At Sun, 4 Oct 2009 11:35:21 +0200,
Jean Delvare wrote:
> 
> Hi Takashi,
> 
> On Thu, 01 Oct 2009 08:52:59 +0200, Takashi Iwai wrote:
> > At Wed, 30 Sep 2009 18:55:05 +0200,
> > Jean Delvare wrote:
> > > 
> > > On Wed, 30 Sep 2009 17:15:49 +0200, Takashi Iwai wrote:
> > > > Yes, indeed I prefer NULL check because the user can know the error
> > > > at the right place.  I share your concern about the code addition,
> > > > though :)
> > > > 
> > > > I already made a patch below, but it's totally untested.
> > > > It'd be helpful if someone can do review and build-test it.
> > > > 
> > > > 
> > > > thanks,
> > > > 
> > > > Takashi
> > > > 
> > > > ---
> > > > diff --git a/sound/aoa/codecs/tas.c b/sound/aoa/codecs/tas.c
> > > > index f0ebc97..0f810c8 100644
> > > > --- a/sound/aoa/codecs/tas.c
> > > > +++ b/sound/aoa/codecs/tas.c
> > > > @@ -897,6 +897,10 @@ static int tas_create(struct i2c_adapter *adapter,
> > > >  	client = i2c_new_device(adapter, &info);
> > > >  	if (!client)
> > > >  		return -ENODEV;
> > > > +	if (!client->driver) {
> > > > +		i2c_unregister_device(client);
> > > > +		return -ENODEV;
> > > > +	}
> > > >  
> > > >  	/*
> > > >  	 * Let i2c-core delete that device on driver removal.
> > > > diff --git a/sound/ppc/keywest.c b/sound/ppc/keywest.c
> > > > index 835fa19..473c5a6 100644
> > > > --- a/sound/ppc/keywest.c
> > > > +++ b/sound/ppc/keywest.c
> > > > @@ -59,6 +59,13 @@ static int keywest_attach_adapter(struct i2c_adapter *adapter)
> > > >  	strlcpy(info.type, "keywest", I2C_NAME_SIZE);
> > > >  	info.addr = keywest_ctx->addr;
> > > >  	keywest_ctx->client = i2c_new_device(adapter, &info);
> > > > +	if (!keywest_ctx->client)
> > > > +		return -ENODEV;
> > > > +	if (!keywest_ctx->client->driver) {
> > > > +		i2c_unregister_device(keywest_ctx->client);
> > > > +		keywest_ctx->client = NULL;
> > > > +		return -ENODEV;
> > > > +	}
> > > >  	
> > > >  	/*
> > > >  	 * Let i2c-core delete that device on driver removal.
> > > 
> > > This looks good to me.

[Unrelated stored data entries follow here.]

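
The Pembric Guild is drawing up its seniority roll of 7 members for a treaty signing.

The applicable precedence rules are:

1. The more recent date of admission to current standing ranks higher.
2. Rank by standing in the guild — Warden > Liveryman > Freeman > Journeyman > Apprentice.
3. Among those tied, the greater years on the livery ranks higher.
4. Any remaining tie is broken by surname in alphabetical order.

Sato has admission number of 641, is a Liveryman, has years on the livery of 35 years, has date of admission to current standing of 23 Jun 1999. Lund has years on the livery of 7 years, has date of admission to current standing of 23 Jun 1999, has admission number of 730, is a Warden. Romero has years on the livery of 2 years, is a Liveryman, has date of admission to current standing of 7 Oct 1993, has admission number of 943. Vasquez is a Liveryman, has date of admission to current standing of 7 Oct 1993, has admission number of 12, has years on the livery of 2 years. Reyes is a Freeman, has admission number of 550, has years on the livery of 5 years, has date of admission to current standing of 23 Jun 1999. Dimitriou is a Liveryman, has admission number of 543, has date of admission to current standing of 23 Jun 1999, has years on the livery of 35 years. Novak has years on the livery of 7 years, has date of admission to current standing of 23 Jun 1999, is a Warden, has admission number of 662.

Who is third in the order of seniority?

By date of admission to current standing (later first): Lund, Novak, Dimitriou, Sato and Reyes (each 23 Jun 1999); then Romero and Vasquez (both 7 Oct 1993).
Among Lund, Novak, Dimitriou, Sato and Reyes, by standing in the guild: Lund and Novak (Warden) before Dimitriou and Sato (Liveryman) before Reyes (Freeman).
Lund and Novak both have years on the livery 7 years, so the next rule applies.
Among Lund and Novak, alphabetically by surname: Lund before Novak.
Dimitriou and Sato both have years on the livery 35 years, so the next rule applies.
Among Dimitriou and Sato, alphabetically by surname: Dimitriou before Sato.
Romero and Vasquez are each Liveryman, so the next rule applies.
Romero and Vasquez both have years on the livery 2 years, so the next rule applies.
Among Romero and Vasquez, alphabetically by surname: Romero before Vasquez.
Order: Lund, Novak, Dimitriou, Sato, Reyes, Romero, Vasquez.

Dimitriou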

Please add the following comment before the
> > > client->driver check in both drivers:
> > > 
> > > 	/*
> > > 	 * We know the driver is already loaded, so the device should be
> > > 	 * already bound. If not it means binding failed, and then there
> > > 	 * is no point in keeping the device instantiated.
> > > 	 */
> > > 
> > > Otherwise it's a little difficult to understand why the check is there.
> > 
> > Fair enough.  I applied the patch with the comment now.
> > Thanks!
> 
> I see this is upstream now. While the keywest fix was essentially
> theoretical, the tas one addresses a crash which really could happen,
> so I think it would be worth sending to stable for 2.6.31. What do you
> think? Will you take care, or do you want me to?

Agreed, it's safer to send the patch to stable tree.
I'm going to submit it.


thanks,

Takashi

Patch

diff --git a/sound/aoa/codecs/tas.c b/sound/aoa/codecs/tas.c
index f0ebc97..0f810c8 100644
--- a/sound/aoa/codecs/tas.c
+++ b/sound/aoa/codecs/tas.c
@@ -897,6 +897,10 @@  static int tas_create(struct i2c_adapter *adapter,
 	client = i2c_new_device(adapter, &info);
 	if (!client)
 		return -ENODEV;
+	if (!client->driver) {
+		i2c_unregister_device(client);
+		return -ENODEV;
+	}
 
 	/*
 	 * Let i2c-core delete that device on driver removal.
diff --git a/sound/ppc/keywest.c b/sound/ppc/keywest.c
index 835fa19..473c5a6 100644
--- a/sound/ppc/keywest.c
+++ b/sound/ppc/keywest.c
@@ -59,6 +59,13 @@  static int keywest_attach_adapter(struct i2c_adapter *adapter)
 	strlcpy(info.type, "keywest", I2C_NAME_SIZE);
 	info.addr = keywest_ctx->addr;
 	keywest_ctx->client = i2c_new_device(adapter, &info);
+	if (!keywest_ctx->client)
+		return -ENODEV;
+	if (!keywest_ctx->client->driver) {
+		i2c_unregister_device(keywest_ctx->client);
+		keywest_ctx->client = NULL;
+		return -ENODEV;
+	}
 	
 	/*
 	 * Let i2c-core delete that device on driver removal.